On a vu, en particulier pendant le premier confinement, un taux élevé de gens de tout âge pratiquant la course. Si la FLA englobe plus que toutes ces activités, est-ce que vous pensez que, sur le long terme, il est possible de créer une émulation et arriver à une augmentation du nombre de licenciés dans diverses catégories ?

Peut-être. Il est encore un peu tôt pour le dire, car on n’a pas encore repris de manière classique. Ce que l’on voit surtout à l’heure actuelle, c’est une fragilisation des licences chez les jeunes, ce qui est inquiétant. Après, j’ai remarqué comme tout le monde qu’il y avait en effet plus de gens qui couraient, marchaient, prenaient soin d’eux, donc il est possible qu’il y ait un impact positif sur la pratique sportive des habitants. Donc oui, je l’espère, mais ce sera à nous de sensibiliser tout le monde à comment accueillir ces gens. Ce qui est certain, c’est que c’est le début d’une activité sportive pour beaucoup et que c’est à nous de les encourager à la développer.

Une autre des facettes négatives du coronavirus a été la diminution du nombre de bénévoles. Avez-vous été victimes de ceci et à quel point est-ce pénalisant pour la FLA ?

C’est en effet une grosse crainte de notre part. On a déjà eu quelques cas dans notre comité où des gens ont redécouvert le plaisir d’être en famille le week-end au lieu d’être sur les stades d’athlétisme en tant que bénévoles. Certains ont donc voulu prendre du recul à différents degrés, ce qui est absolument compréhensible, mais, effectivement, on ne peut que constater une diminution. La plupart de nos juges ont aussi un certain âge, ce qui engendre une réticence à continuer de participer à des activités collectives, faisant partie de la population plus à risque. Si l’on a noté un certain désengagement, il est néanmoins difficile d’en connaître l’importance pour le moment.

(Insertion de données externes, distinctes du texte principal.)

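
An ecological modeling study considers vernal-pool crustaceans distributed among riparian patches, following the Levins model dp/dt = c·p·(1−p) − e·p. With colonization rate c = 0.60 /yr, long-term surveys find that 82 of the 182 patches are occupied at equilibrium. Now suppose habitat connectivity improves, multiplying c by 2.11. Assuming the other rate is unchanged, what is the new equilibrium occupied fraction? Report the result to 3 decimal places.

Observed p* = 82/182 = 0.45055.
Balance c(1−p*) = e gives e = 0.60×(1 − 0.45055) = 0.32967.
New p* = 1 − e/c = 1 − 0.32967/1.26600 = 0.73960.

0.740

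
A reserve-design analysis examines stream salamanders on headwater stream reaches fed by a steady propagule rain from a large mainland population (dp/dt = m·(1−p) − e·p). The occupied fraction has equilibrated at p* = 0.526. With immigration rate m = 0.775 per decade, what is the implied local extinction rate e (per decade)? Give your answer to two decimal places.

At equilibrium m(1−p*) = e·p*, so e = m(1−p*)/p*.
e = 0.775 × 0.4740 / 0.526 = 0.6984.

0.70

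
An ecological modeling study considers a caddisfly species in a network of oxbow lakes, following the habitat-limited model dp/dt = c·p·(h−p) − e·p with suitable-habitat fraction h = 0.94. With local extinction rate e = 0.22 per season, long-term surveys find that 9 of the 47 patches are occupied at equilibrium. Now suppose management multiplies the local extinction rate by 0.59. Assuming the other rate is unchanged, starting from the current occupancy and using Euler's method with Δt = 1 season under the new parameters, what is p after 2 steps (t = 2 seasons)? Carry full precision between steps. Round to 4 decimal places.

Observed p* = 9/47 = 0.19149.
Balance c(h−p*) = e gives c = e/(0.94 − 0.19149) = 0.22/0.74851 = 0.29392.
Starting from p₀ = 0.19149; update p ← p + (dp/dt)·Δt with the new parameters.
p: 0.19149 → 0.20876  (Δp = +0.01727)
p: 0.20876 → 0.22653  (Δp = +0.01777)

0.2265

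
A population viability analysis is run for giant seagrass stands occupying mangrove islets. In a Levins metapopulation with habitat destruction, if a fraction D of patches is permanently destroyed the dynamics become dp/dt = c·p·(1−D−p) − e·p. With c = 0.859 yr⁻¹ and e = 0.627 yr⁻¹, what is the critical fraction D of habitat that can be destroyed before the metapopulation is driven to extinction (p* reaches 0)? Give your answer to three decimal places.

0.270

The nontrivial equilibrium is p* = (1−D) − e/c; extinction occurs when this hits zero.
So D_crit = 1 − e/c = 1 − 0.627/0.859 = 1 − 0.7299 = 0.2701.
This equals the undisturbed p*, a classic result of Lande's extension.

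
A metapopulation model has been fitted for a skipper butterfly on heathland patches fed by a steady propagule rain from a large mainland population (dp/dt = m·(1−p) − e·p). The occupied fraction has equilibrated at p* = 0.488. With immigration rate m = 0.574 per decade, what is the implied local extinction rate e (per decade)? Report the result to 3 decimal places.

At equilibrium m(1−p*) = e·p*, so e = m(1−p*)/p*.
e = 0.574 × 0.5120 / 0.488 = 0.6022.

0.602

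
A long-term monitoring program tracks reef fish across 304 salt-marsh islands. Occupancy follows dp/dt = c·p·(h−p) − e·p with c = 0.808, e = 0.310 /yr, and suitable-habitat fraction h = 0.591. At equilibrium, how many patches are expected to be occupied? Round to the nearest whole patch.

63

p* = h − e/c = 0.591 − 0.3837 = 0.2073.
Expected occupied patches = N × p* = 304 × 0.2073 = 63.03 ≈ 63.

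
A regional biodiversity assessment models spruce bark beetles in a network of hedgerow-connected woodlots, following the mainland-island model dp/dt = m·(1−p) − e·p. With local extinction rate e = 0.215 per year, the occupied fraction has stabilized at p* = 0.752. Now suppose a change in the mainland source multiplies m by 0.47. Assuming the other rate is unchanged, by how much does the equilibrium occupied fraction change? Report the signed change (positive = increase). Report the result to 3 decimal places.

-0.164

Balance m(1−p*) = e·p* gives m = e·p*/(1−p*) = 0.215×0.75200/0.24800 = 0.65194.
New p* = m/(m+e) = 0.30641/(0.30641+0.21500) = 0.58766.
Δp* = 0.58766 − 0.75200 = -0.16434.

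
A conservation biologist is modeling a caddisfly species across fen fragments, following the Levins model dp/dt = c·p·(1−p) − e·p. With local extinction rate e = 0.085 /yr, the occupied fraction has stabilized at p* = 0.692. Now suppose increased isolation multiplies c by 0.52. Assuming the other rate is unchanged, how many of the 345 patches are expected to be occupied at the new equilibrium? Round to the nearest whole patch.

Balance c(1−p*) = e gives c = e/(1 − 0.69200) = 0.085/0.30800 = 0.27597.
New p* = 1 − e/c = 1 − 0.08500/0.14350 = 0.40767.
Expected occupied = 345 × 0.40767 = 140.65 ≈ 141.

141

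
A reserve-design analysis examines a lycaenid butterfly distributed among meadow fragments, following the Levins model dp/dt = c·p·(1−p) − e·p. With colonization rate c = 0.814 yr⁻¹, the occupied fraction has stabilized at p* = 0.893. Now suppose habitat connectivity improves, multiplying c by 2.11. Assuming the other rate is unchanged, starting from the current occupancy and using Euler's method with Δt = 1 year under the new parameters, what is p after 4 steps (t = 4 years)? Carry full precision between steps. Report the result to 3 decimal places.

0.941

Balance c(1−p*) = e gives e = 0.814×(1 − 0.89300) = 0.08710.
Starting from p₀ = 0.89300; update p ← p + (dp/dt)·Δt with the new parameters.
t = 1: p = 0.89300 + (+0.08633) = 0.97933
t = 2: p = 0.97933 + (-0.05054) = 0.92880
t = 3: p = 0.92880 + (+0.03269) = 0.96149
t = 4: p = 0.96149 + (-0.02014) = 0.94134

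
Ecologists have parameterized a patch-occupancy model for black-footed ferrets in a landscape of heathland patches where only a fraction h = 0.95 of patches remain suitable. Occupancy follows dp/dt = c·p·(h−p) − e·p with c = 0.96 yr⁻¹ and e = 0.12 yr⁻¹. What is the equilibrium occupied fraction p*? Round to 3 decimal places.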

Une perte sur le long terme serait profondément gênante pour le fonctionnement de l’athlétisme dans tout le pays. Dans les clubs, la très grosse majorité des gens sont bénévoles. Nos juges le sont, ainsi que les membres du comité directeur de la fédération. On a besoin de ces bénévoles pour organiser les compétitions et le bon fonctionnement de la fédération. C’est une vraie difficulté. Moins de juges amène à moins de compétitions, tout comme moins d’entraîneurs implique moins d’athlètes. Et ainsi de suite…

Pensez-vous que c’est un problème temporaire ou plus permanent ?

J’aimerais dire que ça va revenir, mais c’était déjà une tendance de fond malgré tout. Trouver des bénévoles était de plus en plus difficile. Si on arrive à capitaliser sur de nouveaux arrivants, on devrait pouvoir retrouver de nouvelles personnes. Est-ce que cela compensera le départ d’autres ? Dur à savoir. Ce qui est certain, c’est qu’en tant que fédération, il faut que l’on se professionnalise davantage pour éviter d’être dépendants de façon trop importante des bénévoles.